Ia menjelaskan, sensus yang dilaksanakan setiap 10 tahun sekali tersebut akan memetakan berbagai sektor usaha yang berkembang, peluang ekonomi baru yang muncul, hingga tantangan yang perlu diantisipasi pemerintah ke depan.

Ismail juga mengajak seluruh masyarakat untuk berpartisipasi aktif dengan memberikan informasi yang benar, jujur, dan lengkap kepada petugas sensus.

“Berikan data yang benar, jujur, dan lengkap. Ini merupakan kontribusi nyata bagi pembangunan daerah,” tegasnya.

Selain masyarakat, Ismail meminta seluruh aparatur pemerintah turut mendukung dan menyukseskan pelaksanaan sensus agar menghasilkan data yang berkualitas, aktual, dan relevan.

“Keberhasilan sensus bukan hanya tanggung jawab petugas lapangan, tetapi tanggung jawab kita bersama demi menghasilkan data yang akurat untuk pembangunan,” tambahnya.

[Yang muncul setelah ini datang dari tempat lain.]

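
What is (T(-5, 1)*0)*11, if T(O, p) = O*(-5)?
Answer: 0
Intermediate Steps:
T(O, p) = -5*O
(T(-5, 1)*0)*11 = (-5*(-5)*0)*11 = (25*0)*11 = 0*11 = 0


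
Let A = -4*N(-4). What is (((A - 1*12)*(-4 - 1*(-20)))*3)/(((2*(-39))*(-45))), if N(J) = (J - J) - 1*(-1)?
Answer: -128/585 ≈ -0.21880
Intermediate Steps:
N(J) = 1 (N(J) = 0 + 1 = 1)
A = -4 (A = -4*1 = -4)
(((A - 1*12)*(-4 - 1*(-20)))*3)/(((2*(-39))*(-45))) = (((-4 - 1*12)*(-4 - 1*(-20)))*3)/(((2*(-39))*(-45))) = (((-4 - 12)*(-4 + 20))*3)/((-78*(-45))) = (-16*16*3)/3510 = -256*3*(1/3510) = -768*1/3510 = -128/585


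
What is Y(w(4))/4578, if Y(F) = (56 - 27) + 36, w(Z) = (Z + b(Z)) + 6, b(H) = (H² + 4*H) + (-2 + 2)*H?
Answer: 65/4578 ≈ 0.014198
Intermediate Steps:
b(H) = H² + 4*H (b(H) = (H² + 4*H) + 0*H = (H² + 4*H) + 0 = H² + 4*H)
w(Z) = 6 + Z + Z*(4 + Z) (w(Z) = (Z + Z*(4 + Z)) + 6 = 6 + Z + Z*(4 + Z))
Y(F) = 65 (Y(F) = 29 + 36 = 65)
Y(w(4))/4578 = 65/4578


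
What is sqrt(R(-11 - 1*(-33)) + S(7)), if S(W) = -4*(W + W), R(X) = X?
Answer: I*sqrt(34) ≈ 5.8309*I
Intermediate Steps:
S(W) = -8*W
sqrt(R(-11 - 1*(-33)) + S(7)) = sqrt((-11 - 1*(-33)) - 8*7) = sqrt((-11 + 33) - 56) = sqrt(22 - 56) = sqrt(-34) = I*sqrt(34)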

Sementara itu, Kepala BPS Kota Tidore Kepulauan, Oki Afrizal, menjelaskan bahwa Sensus Ekonomi 2026 merupakan amanat Undang-Undang Nomor 16 Tahun 1997 tentang Statistik dan menjadi agenda nasional yang dilaksanakan setiap satu dekade.

Menurut Oki, sensus ini bertujuan mendata seluruh aktivitas ekonomi, mulai dari usaha mikro, kecil, dan menengah (UMKM) hingga perusahaan besar yang beroperasi di wilayah Maluku Utara, khususnya Kota Tidore Kepulauan.

“Kota Tidore memiliki potensi ekonomi yang sangat besar, baik di sektor pertanian, perdagangan, pariwisata maupun sektor lainnya. Untuk mengembangkan potensi tersebut, kita membutuhkan satu data yang akurat, mutakhir, dan terpercaya,” katanya.

Ia menambahkan, data yang dihasilkan dari Sensus Ekonomi 2026 akan menjadi dasar penting bagi pemerintah, pelaku usaha, akademisi, hingga investor dalam mengambil keputusan dan merancang strategi pembangunan.

“Data hasil sensus akan menjadi kompas pembangunan daerah. Selain untuk mengevaluasi kontribusi masing-masing sektor ekonomi, data ini juga dapat digunakan untuk menarik investasi, mengidentifikasi ketimpangan wilayah, serta menyusun strategi penguatan UMKM secara lebih tepat sasaran,” pungkasnya.